Réforme du second cycle des études médicales
Après ces constats, le rapport de l’Académie de médecine propose des pistes d’amélioration et des recommandations. Avec d’abord une réforme radicale du second cycle des études médicales : encadrement vigilant des stages cliniques avec responsabilisation et temps plein, prise en compte simultanée des acquis cliniques (contrôles oraux) et théoriques, renforcement des enseignements transversaux par un certificat de pharmaco-thérapeutique autorisant la prescription, modification des ECN dont la docimologie doit prendre en compte la pertinence des réponses dans chaque cas clinique (comptabilisation des erreurs par des points négatifs).
Concernant les bonnes pratiques cliniques, le rapport souhaite des recommandations synthétiques, courtes, facilement accessibles, privilégiant les techniques non invasives, opposables par les pouvoirs publics lorsque des données validées existent (âge cible), une position du médecin traitant spécifiquement argumentée, si besoin par télécommunication, dans les réunions de concertation pluridisciplinaire (RCP), la mise sur le marché des techniques nouvelles prenant en compte l’efficience du nouveau dispositif, en proposant les substitutions possibles aux techniques antérieures.

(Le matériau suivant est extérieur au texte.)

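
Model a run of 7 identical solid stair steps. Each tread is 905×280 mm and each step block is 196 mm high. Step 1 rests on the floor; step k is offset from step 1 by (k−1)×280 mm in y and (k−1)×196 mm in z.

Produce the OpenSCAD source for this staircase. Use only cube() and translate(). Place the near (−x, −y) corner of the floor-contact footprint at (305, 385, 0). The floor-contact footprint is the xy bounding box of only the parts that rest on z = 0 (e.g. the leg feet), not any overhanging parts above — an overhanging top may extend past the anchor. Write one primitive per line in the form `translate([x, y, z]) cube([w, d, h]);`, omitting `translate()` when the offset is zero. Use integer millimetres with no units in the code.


translate([305, 385, 0]) cube([905, 280, 196]);
translate([305, 665, 196]) cube([905, 280, 196]);
translate([305, 945, 392]) cube([905, 280, 196]);
translate([305, 1225, 588]) cube([905, 280, 196]);
translate([305, 1505, 784]) cube([905, 280, 196]);
translate([305, 1785, 980]) cube([905, 280, 196]);
translate([305, 2065, 1176]) cube([905, 280, 196]);


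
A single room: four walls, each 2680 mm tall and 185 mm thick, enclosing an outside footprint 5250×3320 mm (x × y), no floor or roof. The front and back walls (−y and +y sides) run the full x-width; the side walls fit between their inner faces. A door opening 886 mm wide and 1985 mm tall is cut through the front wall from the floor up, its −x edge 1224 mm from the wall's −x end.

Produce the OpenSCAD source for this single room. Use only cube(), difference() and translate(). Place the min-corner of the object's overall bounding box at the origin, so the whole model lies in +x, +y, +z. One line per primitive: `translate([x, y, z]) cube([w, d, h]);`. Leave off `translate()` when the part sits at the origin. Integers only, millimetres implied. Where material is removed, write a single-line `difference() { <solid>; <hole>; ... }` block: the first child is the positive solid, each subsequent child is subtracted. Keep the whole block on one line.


difference() { cube([5250, 185, 2680]); translate([1224, 0, 0]) cube([886, 185, 1985]); }
translate([0, 3135, 0]) cube([5250, 185, 2680]);
translate([0, 185, 0]) cube([185, 2950, 2680]);
translate([5065, 185, 0]) cube([185, 2950, 2680]);


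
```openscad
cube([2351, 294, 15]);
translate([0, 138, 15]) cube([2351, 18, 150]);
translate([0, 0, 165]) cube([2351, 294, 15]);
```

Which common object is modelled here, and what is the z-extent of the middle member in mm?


An I-beam. The web height is 150 mm.

Two wide flanges with a thin centred web — an I-beam. Overall 180 mm minus two 15 mm flanges gives a web of 180 − 2·15 = 150 mm.


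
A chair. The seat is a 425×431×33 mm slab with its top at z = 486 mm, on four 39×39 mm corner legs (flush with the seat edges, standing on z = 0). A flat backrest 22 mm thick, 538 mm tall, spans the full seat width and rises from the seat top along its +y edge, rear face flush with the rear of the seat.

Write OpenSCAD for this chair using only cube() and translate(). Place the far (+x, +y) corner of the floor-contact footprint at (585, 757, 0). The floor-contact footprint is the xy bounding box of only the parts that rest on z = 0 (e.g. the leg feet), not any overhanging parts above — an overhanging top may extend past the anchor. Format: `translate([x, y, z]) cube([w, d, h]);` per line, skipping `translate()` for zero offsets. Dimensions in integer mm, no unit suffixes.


// leg_h = 486 - 33 = 453
translate([160, 326, 453]) cube([425, 431, 33]);
translate([160, 326, 0]) cube([39, 39, 453]);
translate([546, 326, 0]) cube([39, 39, 453]);
translate([160, 718, 0]) cube([39, 39, 453]);
translate([546, 718, 0]) cube([39, 39, 453]);
translate([160, 735, 486]) cube([425, 22, 538]);


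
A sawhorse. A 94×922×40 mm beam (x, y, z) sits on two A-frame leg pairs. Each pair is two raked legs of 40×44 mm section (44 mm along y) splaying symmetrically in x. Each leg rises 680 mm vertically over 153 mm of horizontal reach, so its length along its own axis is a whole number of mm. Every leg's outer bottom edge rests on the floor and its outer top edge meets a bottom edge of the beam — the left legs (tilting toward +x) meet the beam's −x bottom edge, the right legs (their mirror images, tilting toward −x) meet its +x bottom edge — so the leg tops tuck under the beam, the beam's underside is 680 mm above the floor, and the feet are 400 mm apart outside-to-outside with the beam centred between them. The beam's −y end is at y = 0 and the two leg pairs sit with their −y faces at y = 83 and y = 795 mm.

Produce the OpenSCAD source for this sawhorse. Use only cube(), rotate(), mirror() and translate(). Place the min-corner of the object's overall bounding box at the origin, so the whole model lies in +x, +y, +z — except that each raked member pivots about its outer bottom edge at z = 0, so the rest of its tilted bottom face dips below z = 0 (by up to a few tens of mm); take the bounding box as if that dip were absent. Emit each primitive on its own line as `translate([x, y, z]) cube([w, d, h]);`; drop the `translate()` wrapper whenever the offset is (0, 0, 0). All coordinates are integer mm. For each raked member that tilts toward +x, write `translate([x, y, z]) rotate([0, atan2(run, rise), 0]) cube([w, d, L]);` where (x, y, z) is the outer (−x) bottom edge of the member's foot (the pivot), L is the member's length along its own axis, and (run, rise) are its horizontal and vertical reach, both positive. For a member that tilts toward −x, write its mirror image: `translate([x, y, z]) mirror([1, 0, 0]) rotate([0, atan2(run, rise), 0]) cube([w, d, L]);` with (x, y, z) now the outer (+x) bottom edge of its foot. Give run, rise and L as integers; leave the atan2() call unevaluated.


translate([153, 0, 680]) cube([94, 922, 40]);
translate([0, 83, 0]) rotate([0, atan2(153, 680), 0]) cube([40, 44, 697]);
translate([400, 83, 0]) mirror([1, 0, 0]) rotate([0, atan2(153, 680), 0]) cube([40, 44, 697]);
translate([0, 795, 0]) rotate([0, atan2(153, 680), 0]) cube([40, 44, 697]);
translate([400, 795, 0]) mirror([1, 0, 0]) rotate([0, atan2(153, 680), 0]) cube([40, 44, 697]);


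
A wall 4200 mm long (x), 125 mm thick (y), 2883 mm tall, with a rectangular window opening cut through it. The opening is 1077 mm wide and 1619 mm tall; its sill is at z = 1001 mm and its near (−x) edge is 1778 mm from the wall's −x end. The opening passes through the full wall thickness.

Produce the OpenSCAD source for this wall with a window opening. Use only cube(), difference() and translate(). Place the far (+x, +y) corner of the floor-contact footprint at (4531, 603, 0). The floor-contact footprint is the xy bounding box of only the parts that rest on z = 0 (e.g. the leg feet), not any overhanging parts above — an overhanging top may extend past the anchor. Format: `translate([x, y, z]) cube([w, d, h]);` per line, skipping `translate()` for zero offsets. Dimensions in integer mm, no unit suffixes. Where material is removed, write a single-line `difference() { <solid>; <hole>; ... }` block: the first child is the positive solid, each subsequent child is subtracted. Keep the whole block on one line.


difference() { translate([331, 478, 0]) cube([4200, 125, 2883]); translate([2109, 478, 1001]) cube([1077, 125, 1619]); }


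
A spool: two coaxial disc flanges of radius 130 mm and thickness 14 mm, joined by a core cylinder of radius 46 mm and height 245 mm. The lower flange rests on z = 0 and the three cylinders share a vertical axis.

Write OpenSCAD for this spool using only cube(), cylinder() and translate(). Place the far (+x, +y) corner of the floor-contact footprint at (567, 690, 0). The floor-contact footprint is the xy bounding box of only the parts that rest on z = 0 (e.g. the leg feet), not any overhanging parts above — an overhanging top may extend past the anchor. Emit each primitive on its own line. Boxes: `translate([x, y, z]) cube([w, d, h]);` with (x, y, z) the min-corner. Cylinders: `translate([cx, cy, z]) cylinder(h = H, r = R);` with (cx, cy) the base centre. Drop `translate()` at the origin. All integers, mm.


translate([437, 560, 0]) cylinder(h = 14, r = 130);
translate([437, 560, 14]) cylinder(h = 245, r = 46);
translate([437, 560, 259]) cylinder(h = 14, r = 130);


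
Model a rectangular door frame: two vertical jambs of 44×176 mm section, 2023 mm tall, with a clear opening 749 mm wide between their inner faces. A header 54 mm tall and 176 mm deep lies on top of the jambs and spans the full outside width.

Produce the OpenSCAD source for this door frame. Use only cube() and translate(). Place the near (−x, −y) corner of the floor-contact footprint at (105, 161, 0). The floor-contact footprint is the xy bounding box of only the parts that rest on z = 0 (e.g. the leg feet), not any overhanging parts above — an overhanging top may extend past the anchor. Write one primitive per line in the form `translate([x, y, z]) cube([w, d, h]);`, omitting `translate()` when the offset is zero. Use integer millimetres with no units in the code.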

Les académiciens abordent également l’organisation des soins, avec la création de réseaux de soins régionaux, notamment en imagerie, chirurgie et obstétrique, la mise en place, dans les hôpitaux publics (notamment CHU), d’organisations favorisant la pertinence et l’efficience, modèles pour les étudiants en formation, l’épuration régulière par la Cnam de la nomenclature des actes remboursables… L’Académie recommande enfin une rémunération des activités médicales privilégiant l’acte intellectuel versus l’acte technique, valorisant les primo-consultations, les consultations lourdes et l’expérience du praticien.